So the least-safe circumstances involved a contractor hauling materials for rebuilding. As things got worse in the area, my bosses moved my office further north and east into an area that at the time was safer but ultimately proved to be just as violent, though for entirely different reasons.

There, instead of having to worry about myself or others I worked with being blasted by a IED or RPG, we had to worry about snipers and kidnappers, rapists and thieves. I began dressing “local” more consistently and wearing a veil more at this time. And you are right: It is easier to blend in when this is done.

On the other hand, adopting the look and dress and manners of locals also subjects a woman to a different set of scrutiny usually reserved for Muslim Iraqi women. If you intend to blend in, you must accept that there are certain things you may do and things you cannot do. Wearing the clothing brings certain expectations, and it does not pay to let people know you aren't who they thought you were and then hang around long enough for them to feel foolish. In the wrong neighborhoods, the entire event can become a highly complex theatrical act, particularly if you have something important that you must accomplish. This is true for men, but it is especially true for women.

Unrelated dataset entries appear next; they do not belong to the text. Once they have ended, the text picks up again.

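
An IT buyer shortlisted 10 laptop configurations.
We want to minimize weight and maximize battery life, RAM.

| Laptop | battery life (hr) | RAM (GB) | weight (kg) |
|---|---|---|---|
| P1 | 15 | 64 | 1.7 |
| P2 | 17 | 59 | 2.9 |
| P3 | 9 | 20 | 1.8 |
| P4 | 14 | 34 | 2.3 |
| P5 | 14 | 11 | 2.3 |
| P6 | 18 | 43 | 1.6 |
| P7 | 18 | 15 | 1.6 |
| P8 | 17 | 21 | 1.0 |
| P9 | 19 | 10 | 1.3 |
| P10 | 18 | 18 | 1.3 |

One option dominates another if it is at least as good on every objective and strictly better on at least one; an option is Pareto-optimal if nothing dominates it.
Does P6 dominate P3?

Yes

P6 vs P3: battery life 18≥9, RAM 43≥20, weight 1.6≤1.8 — P6 is at least as good on every objective with at least one strict improvement.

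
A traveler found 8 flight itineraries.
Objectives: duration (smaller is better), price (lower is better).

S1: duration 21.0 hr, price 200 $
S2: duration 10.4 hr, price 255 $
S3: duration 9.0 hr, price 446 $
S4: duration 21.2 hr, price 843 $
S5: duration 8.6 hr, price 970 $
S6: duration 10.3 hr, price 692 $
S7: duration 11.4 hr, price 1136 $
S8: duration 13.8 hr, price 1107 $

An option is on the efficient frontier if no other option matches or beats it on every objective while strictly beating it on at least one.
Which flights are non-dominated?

S1, S2, S3, S5

S1: not dominated (best price).
S2: not dominated.
S3: not dominated.
S4: dominated by S1 (duration 21.0≤21.2, price 200≤843).
S5: not dominated (best duration).
S6: dominated by S3 (duration 9.0≤10.3, price 446≤692).
S7: dominated by S2 (duration 10.4≤11.4, price 255≤1136).
S8: dominated by S2 (duration 10.4≤13.8, price 255≤1107).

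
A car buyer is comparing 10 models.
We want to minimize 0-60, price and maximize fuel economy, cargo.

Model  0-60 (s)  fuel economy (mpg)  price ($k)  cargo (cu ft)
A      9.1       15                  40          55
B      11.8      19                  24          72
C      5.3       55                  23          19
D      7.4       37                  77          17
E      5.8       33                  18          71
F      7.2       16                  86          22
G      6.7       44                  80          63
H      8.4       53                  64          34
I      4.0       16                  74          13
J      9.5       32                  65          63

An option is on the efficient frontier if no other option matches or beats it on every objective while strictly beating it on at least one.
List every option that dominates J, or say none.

E: 0-60 5.8≤9.5, fuel economy 33≥32, price 18≤65, cargo 71≥63 — dominates J.
Others (A, B, C, D, F, G, H, I) are each worse than J on at least one objective.

E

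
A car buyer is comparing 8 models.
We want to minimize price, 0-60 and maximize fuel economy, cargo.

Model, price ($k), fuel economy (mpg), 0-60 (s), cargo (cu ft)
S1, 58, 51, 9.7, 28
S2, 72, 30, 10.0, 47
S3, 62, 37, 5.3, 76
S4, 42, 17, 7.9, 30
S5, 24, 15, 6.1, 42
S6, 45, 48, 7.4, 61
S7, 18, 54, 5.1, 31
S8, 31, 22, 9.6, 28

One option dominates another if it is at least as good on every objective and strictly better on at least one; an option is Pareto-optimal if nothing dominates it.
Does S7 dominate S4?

Yes

S7 vs S4: price 18≤42, fuel economy 54≥17, 0-60 5.1≤7.9, cargo 31≥30 — S7 is at least as good on every objective with at least one strict improvement.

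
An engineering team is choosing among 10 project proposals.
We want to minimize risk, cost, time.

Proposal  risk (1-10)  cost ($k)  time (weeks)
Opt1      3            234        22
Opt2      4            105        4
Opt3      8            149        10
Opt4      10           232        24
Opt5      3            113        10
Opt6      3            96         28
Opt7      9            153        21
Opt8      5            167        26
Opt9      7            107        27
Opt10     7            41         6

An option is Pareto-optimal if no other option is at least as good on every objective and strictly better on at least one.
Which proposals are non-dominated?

Opt2, Opt5, Opt6, Opt10

Opt1: dominated by Opt5 (risk 3≤3, cost 113≤234, time 10≤22).
Opt2: not dominated (best time).
Opt3: dominated by Opt2 (risk 4≤8, cost 105≤149, time 4≤10).
Opt4: dominated by Opt2 (risk 4≤10, cost 105≤232, time 4≤24).
Opt5: not dominated.
Opt6: not dominated.
Opt7: dominated by Opt2 (risk 4≤9, cost 105≤153, time 4≤21).
Opt8: dominated by Opt2 (risk 4≤5, cost 105≤167, time 4≤26).
Opt9: dominated by Opt2 (risk 4≤7, cost 105≤107, time 4≤27).
Opt10: not dominated (best cost).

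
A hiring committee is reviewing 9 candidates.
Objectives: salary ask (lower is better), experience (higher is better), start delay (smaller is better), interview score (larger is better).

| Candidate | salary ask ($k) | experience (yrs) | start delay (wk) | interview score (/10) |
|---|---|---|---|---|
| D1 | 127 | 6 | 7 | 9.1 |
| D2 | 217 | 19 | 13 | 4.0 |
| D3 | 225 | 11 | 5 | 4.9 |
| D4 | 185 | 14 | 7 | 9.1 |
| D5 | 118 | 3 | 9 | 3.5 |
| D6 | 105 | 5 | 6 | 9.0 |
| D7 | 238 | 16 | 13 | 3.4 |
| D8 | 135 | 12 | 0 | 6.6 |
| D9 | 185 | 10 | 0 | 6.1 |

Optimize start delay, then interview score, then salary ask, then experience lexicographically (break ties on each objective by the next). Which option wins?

D8

First minimize start delay: best is 0, kept {D8, D9}.
Then maximize interview score: best is 6.6, kept {D8}.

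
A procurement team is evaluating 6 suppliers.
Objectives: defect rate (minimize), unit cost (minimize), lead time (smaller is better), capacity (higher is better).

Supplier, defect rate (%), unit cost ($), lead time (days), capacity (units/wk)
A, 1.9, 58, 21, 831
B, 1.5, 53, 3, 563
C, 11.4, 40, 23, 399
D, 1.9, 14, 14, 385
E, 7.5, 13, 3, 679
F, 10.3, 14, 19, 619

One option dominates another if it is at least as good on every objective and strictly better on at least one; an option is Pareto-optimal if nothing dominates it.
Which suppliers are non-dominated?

A: not dominated (best capacity).
B: not dominated (best defect rate).
C: dominated by E (defect rate 7.5≤11.4, unit cost 13≤40, lead time 3≤23, capacity 679≥399).
D: not dominated.
E: not dominated (best unit cost).
F: dominated by E (defect rate 7.5≤10.3, unit cost 13≤14, lead time 3≤19, capacity 679≥619).

A, B, D, E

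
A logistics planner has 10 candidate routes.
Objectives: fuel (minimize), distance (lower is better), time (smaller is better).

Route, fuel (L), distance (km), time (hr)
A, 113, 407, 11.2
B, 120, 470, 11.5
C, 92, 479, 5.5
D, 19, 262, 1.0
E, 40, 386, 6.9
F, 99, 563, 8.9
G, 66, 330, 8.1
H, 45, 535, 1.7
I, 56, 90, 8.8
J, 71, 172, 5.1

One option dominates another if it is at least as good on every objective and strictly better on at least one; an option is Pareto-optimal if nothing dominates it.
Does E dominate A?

Yes

E vs A: fuel 40≤113, distance 386≤407, time 6.9≤11.2 — E is at least as good on every objective with at least one strict improvement.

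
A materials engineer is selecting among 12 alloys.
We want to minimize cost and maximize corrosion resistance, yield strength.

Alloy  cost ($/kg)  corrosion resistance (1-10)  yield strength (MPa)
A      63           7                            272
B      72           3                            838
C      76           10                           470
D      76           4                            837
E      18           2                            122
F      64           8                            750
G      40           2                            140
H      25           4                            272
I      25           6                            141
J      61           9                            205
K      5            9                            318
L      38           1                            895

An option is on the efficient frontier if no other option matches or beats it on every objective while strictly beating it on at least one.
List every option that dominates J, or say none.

K

K: cost 5≤61, corrosion resistance 9≥9, yield strength 318≥205 — dominates J.
Others (A, B, C, D, E, F, G, H, I, L) are each worse than J on at least one objective.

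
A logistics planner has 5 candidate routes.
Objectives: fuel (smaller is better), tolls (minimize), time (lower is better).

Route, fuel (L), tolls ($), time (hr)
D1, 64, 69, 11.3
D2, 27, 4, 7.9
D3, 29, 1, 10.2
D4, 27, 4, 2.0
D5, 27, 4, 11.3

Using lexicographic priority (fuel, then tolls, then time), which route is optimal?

D4

First minimize fuel: best is 27, kept {D2, D4, D5}.
Then minimize tolls: best is 4, kept {D2, D4, D5}.
Then minimize time: best is 2.0, kept {D4}.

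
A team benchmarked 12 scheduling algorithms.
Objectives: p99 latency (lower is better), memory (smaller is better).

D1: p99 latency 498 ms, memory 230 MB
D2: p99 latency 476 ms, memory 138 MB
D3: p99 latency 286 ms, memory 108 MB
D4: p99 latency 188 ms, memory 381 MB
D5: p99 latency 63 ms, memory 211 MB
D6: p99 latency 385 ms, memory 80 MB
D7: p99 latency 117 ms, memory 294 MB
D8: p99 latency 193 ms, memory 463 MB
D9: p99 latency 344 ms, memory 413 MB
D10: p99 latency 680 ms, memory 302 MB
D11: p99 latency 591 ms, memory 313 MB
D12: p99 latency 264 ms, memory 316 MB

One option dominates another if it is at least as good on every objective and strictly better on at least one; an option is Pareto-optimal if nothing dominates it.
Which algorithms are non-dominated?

D1: dominated by D2 (p99 latency 476≤498, memory 138≤230).
D2: dominated by D3 (p99 latency 286≤476, memory 108≤138).
D3: not dominated.
D4: dominated by D5 (p99 latency 63≤188, memory 211≤381).
D5: not dominated (best p99 latency).
D6: not dominated (best memory).
D7: dominated by D5 (p99 latency 63≤117, memory 211≤294).
D8: dominated by D4 (p99 latency 188≤193, memory 381≤463).
D9: dominated by D3 (p99 latency 286≤344, memory 108≤413).
D10: dominated by D1 (p99 latency 498≤680, memory 230≤302).
D11: dominated by D1 (p99 latency 498≤591, memory 230≤313).
D12: dominated by D5 (p99 latency 63≤264, memory 211≤316).

D3, D5, D6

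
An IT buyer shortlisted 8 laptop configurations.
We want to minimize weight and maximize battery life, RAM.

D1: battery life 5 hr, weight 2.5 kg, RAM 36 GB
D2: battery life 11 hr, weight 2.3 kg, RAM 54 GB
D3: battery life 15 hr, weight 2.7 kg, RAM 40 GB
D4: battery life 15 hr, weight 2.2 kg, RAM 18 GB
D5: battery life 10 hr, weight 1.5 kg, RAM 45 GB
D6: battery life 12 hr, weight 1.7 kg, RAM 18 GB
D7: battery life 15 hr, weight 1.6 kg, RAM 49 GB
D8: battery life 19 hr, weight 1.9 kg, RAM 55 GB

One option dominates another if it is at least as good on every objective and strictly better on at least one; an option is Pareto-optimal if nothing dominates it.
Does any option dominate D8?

D1: worse on battery life (5 vs 19).
D2: worse on battery life (11 vs 19).
D3: worse on battery life (15 vs 19).
D4: worse on battery life (15 vs 19).
D5: worse on battery life (10 vs 19).
D6: worse on battery life (12 vs 19).
D7: worse on battery life (15 vs 19).
No option is at least as good as D8 on every objective and strictly better on one.

No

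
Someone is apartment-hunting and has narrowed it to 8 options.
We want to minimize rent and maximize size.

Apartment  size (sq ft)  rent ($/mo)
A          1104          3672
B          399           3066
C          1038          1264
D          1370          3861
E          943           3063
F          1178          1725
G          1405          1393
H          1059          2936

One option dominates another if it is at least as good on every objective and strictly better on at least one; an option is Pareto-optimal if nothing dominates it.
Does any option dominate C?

A: worse on rent (3672 vs 1264).
B: worse on size (399 vs 1038).
D: worse on rent (3861 vs 1264).
E: worse on size (943 vs 1038).
F: worse on rent (1725 vs 1264).
G: worse on rent (1393 vs 1264).
H: worse on rent (2936 vs 1264).
No option is at least as good as C on every objective and strictly better on one.

No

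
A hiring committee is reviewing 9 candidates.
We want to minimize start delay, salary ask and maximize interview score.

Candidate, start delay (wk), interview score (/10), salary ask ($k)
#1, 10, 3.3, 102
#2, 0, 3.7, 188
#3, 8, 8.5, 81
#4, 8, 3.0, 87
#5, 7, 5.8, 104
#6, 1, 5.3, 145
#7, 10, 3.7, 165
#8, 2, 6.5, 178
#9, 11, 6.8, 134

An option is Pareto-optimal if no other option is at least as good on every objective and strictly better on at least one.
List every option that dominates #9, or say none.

#3: start delay 8≤11, interview score 8.5≥6.8, salary ask 81≤134 — dominates #9.
Others (#1, #2, #4, #5, #6, #7, #8) are each worse than #9 on at least one objective.

#3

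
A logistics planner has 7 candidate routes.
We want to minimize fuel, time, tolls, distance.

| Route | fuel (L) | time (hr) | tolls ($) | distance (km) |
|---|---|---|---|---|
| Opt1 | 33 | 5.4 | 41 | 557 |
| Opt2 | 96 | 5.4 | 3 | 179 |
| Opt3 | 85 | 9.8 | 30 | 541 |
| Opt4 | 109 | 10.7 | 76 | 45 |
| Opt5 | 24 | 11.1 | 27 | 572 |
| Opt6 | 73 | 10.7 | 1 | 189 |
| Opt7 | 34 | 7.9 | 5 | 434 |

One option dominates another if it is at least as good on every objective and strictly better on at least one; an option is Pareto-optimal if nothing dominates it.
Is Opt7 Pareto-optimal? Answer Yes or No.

Opt1: worse on tolls (41 vs 5).
Opt2: worse on fuel (96 vs 34).
Opt3: worse on fuel (85 vs 34).
Opt4: worse on fuel (109 vs 34).
Opt5: worse on time (11.1 vs 7.9).
Opt6: worse on fuel (73 vs 34).
No option is at least as good as Opt7 on every objective and strictly better on one.

Yes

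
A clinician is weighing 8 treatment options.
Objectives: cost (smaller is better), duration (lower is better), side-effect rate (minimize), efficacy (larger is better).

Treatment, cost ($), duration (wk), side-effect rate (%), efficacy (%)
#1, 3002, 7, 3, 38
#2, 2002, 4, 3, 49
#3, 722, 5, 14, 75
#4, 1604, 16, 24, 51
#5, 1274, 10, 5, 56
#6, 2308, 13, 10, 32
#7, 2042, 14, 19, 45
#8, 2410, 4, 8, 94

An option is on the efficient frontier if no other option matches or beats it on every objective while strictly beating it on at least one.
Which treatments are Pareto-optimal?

#2, #3, #5, #8

#1: dominated by #2 (cost 2002≤3002, duration 4≤7, side-effect rate 3≤3, efficacy 49≥38).
#2: not dominated.
#3: not dominated (best cost).
#4: dominated by #3 (cost 722≤1604, duration 5≤16, side-effect rate 14≤24, efficacy 75≥51).
#5: not dominated.
#6: dominated by #2 (cost 2002≤2308, duration 4≤13, side-effect rate 3≤10, efficacy 49≥32).
#7: dominated by #2 (cost 2002≤2042, duration 4≤14, side-effect rate 3≤19, efficacy 49≥45).
#8: not dominated (best efficacy).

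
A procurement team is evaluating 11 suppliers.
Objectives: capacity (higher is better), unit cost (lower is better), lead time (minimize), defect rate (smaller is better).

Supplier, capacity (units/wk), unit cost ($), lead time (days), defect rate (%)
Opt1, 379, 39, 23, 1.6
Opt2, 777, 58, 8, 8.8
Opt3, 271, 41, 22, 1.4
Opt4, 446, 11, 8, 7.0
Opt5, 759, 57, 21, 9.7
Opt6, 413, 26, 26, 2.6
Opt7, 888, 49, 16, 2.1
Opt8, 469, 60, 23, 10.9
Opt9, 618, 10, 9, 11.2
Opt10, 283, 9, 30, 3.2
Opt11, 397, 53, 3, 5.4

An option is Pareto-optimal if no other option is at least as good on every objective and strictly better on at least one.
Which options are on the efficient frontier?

Opt1: not dominated.
Opt2: not dominated.
Opt3: not dominated (best defect rate).
Opt4: not dominated.
Opt5: dominated by Opt7 (capacity 888≥759, unit cost 49≤57, lead time 16≤21, defect rate 2.1≤9.7).
Opt6: not dominated.
Opt7: not dominated (best capacity).
Opt8: dominated by Opt2 (capacity 777≥469, unit cost 58≤60, lead time 8≤23, defect rate 8.8≤10.9).
Opt9: not dominated.
Opt10: not dominated (best unit cost).
Opt11: not dominated (best lead time).

Opt1, Opt2, Opt3, Opt4, Opt6, Opt7, Opt9, Opt10, Opt11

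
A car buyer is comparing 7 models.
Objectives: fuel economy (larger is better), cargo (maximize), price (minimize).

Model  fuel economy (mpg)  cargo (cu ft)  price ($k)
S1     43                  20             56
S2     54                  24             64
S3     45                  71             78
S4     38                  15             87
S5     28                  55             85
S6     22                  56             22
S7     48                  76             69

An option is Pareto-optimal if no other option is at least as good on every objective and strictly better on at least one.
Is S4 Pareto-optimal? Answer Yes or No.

No

S1 vs S4: fuel economy 43≥38, cargo 20≥15, price 56≤87 — S1 is at least as good on every objective and strictly better on at least one, so S1 dominates S4.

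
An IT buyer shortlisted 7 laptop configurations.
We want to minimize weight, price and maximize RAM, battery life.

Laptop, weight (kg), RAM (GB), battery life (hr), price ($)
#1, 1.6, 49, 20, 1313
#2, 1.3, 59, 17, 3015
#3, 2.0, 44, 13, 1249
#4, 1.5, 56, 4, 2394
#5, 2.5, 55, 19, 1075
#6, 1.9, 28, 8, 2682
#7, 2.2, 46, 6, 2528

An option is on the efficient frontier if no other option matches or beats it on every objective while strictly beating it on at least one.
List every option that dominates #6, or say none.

#1: weight 1.6≤1.9, RAM 49≥28, battery life 20≥8, price 1313≤2682 — dominates #6.
Others (#2, #3, #4, #5, #7) are each worse than #6 on at least one objective.

#1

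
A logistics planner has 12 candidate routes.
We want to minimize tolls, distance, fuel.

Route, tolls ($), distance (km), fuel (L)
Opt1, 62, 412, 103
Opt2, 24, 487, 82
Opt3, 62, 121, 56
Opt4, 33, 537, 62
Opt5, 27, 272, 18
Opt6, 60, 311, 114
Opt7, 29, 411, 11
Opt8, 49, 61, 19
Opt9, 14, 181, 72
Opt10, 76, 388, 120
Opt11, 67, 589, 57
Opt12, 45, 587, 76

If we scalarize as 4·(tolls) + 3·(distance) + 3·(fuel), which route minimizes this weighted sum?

Opt8

Opt1: 4·62 + 3·412 + 3·103 = 1793
Opt2: 4·24 + 3·487 + 3·82 = 1803
Opt3: 4·62 + 3·121 + 3·56 = 779
Opt4: 4·33 + 3·537 + 3·62 = 1929
Opt5: 4·27 + 3·272 + 3·18 = 978
Opt6: 4·60 + 3·311 + 3·114 = 1515
Opt7: 4·29 + 3·411 + 3·11 = 1382
Opt8: 4·49 + 3·61 + 3·19 = 436
Opt9: 4·14 + 3·181 + 3·72 = 815
Opt10: 4·76 + 3·388 + 3·120 = 1828
Opt11: 4·67 + 3·589 + 3·57 = 2206
Opt12: 4·45 + 3·587 + 3·76 = 2169
Lowest: Opt8 at 436.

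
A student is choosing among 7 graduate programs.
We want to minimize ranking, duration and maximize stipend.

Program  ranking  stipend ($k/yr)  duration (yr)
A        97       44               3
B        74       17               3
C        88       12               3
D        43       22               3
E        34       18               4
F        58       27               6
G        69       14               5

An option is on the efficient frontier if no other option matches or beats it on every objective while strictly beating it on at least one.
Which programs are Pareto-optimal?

A, D, E, F

A: not dominated (best stipend).
B: dominated by D (ranking 43≤74, stipend 22≥17, duration 3≤3).
C: dominated by B (ranking 74≤88, stipend 17≥12, duration 3≤3).
D: not dominated.
E: not dominated (best ranking).
F: not dominated.
G: dominated by D (ranking 43≤69, stipend 22≥14, duration 3≤5).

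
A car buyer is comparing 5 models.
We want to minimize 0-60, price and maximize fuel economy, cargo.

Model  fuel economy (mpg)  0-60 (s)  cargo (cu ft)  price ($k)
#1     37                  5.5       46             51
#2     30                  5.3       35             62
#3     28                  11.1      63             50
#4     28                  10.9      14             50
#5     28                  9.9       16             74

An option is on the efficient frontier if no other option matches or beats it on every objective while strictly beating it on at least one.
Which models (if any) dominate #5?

#1: fuel economy 37≥28, 0-60 5.5≤9.9, cargo 46≥16, price 51≤74 — dominates #5.
#2: fuel economy 30≥28, 0-60 5.3≤9.9, cargo 35≥16, price 62≤74 — dominates #5.
Others (#3, #4) are each worse than #5 on at least one objective.

#1, #2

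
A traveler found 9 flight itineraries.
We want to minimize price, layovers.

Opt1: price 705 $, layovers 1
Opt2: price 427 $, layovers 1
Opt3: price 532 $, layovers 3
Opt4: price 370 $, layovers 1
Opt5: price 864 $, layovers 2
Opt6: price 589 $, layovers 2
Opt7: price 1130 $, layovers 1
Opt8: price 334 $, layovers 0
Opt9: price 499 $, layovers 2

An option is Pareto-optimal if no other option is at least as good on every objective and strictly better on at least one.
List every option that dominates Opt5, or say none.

Opt1, Opt2, Opt4, Opt6, Opt8, Opt9

Opt1: price 705≤864, layovers 1≤2 — dominates Opt5.
Opt2: price 427≤864, layovers 1≤2 — dominates Opt5.
Opt4: price 370≤864, layovers 1≤2 — dominates Opt5.
Opt6: price 589≤864, layovers 2≤2 — dominates Opt5.
Opt8: price 334≤864, layovers 0≤2 — dominates Opt5.
Opt9: price 499≤864, layovers 2≤2 — dominates Opt5.
Others (Opt3, Opt7) are each worse than Opt5 on at least one objective.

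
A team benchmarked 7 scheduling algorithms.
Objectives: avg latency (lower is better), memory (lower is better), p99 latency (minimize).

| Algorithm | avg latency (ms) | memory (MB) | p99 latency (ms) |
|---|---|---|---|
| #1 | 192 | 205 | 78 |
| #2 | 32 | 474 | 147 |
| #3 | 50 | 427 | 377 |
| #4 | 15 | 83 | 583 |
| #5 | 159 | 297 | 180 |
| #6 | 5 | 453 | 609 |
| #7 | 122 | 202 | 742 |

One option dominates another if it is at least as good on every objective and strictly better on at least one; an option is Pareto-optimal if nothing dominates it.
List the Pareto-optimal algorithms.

#1, #2, #3, #4, #5, #6

#1: not dominated (best p99 latency).
#2: not dominated.
#3: not dominated.
#4: not dominated (best memory).
#5: not dominated.
#6: not dominated (best avg latency).
#7: dominated by #4 (avg latency 15≤122, memory 83≤202, p99 latency 583≤742).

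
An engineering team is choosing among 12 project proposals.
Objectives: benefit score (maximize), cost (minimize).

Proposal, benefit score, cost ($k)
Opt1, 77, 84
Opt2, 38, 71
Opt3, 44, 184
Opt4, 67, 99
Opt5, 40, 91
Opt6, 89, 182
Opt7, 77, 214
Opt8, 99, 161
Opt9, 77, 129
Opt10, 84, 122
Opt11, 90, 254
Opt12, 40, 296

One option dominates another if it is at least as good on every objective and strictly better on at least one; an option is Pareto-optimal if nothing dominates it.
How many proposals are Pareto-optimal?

Opt1: not dominated.
Opt2: not dominated (best cost).
Opt3: dominated by Opt1 (benefit score 77≥44, cost 84≤184).
Opt4: dominated by Opt1 (benefit score 77≥67, cost 84≤99).
Opt5: dominated by Opt1 (benefit score 77≥40, cost 84≤91).
Opt6: dominated by Opt8 (benefit score 99≥89, cost 161≤182).
Opt7: dominated by Opt1 (benefit score 77≥77, cost 84≤214).
Opt8: not dominated (best benefit score).
Opt9: dominated by Opt1 (benefit score 77≥77, cost 84≤129).
Opt10: not dominated.
Opt11: dominated by Opt8 (benefit score 99≥90, cost 161≤254).
Opt12: dominated by Opt1 (benefit score 77≥40, cost 84≤296).
Pareto-optimal: Opt1, Opt2, Opt8, Opt10 → 4.

4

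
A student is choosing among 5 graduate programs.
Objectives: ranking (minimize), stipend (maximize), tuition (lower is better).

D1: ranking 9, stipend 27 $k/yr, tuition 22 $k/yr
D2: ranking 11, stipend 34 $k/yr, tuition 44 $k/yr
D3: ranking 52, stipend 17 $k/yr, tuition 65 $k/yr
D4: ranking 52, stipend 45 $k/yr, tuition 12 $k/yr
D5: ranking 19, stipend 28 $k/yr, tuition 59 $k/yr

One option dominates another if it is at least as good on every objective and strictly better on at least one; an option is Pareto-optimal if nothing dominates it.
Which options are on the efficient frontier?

D1, D2, D4

D1: not dominated (best ranking).
D2: not dominated.
D3: dominated by D1 (ranking 9≤52, stipend 27≥17, tuition 22≤65).
D4: not dominated (best stipend).
D5: dominated by D2 (ranking 11≤19, stipend 34≥28, tuition 44≤59).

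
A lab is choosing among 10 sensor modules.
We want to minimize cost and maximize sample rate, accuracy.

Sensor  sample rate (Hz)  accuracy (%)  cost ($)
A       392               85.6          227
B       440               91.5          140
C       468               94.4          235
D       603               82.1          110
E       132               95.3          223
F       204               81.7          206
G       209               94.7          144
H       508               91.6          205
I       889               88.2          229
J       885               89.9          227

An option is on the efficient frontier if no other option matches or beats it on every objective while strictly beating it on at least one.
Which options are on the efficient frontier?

A: dominated by B (sample rate 440≥392, accuracy 91.5≥85.6, cost 140≤227).
B: not dominated.
C: not dominated.
D: not dominated (best cost).
E: not dominated (best accuracy).
F: dominated by B (sample rate 440≥204, accuracy 91.5≥81.7, cost 140≤206).
G: not dominated.
H: not dominated.
I: not dominated (best sample rate).
J: not dominated.

B, C, D, E, G, H, I, J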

Ultimately, I learned to handle myself, as myself, around some very hard people. I also learned to appreciate the softer people who were trapped there alongside the hard ones. And in doing so I gained a rather deep appreciation for the situations that existed in certain areas. In those areas, people sometimes died for what seemed to me to be nothing, but in truth there were reasons as complex as you could imagine.

Regardless of the reasons, I shared some of the pain, and I certainly saw a good deal of the blood. In doing so, amongst other revelations, I could understand the limitations of our military and realize the depth of their responsibilities. And, Bob, this is where the differences are.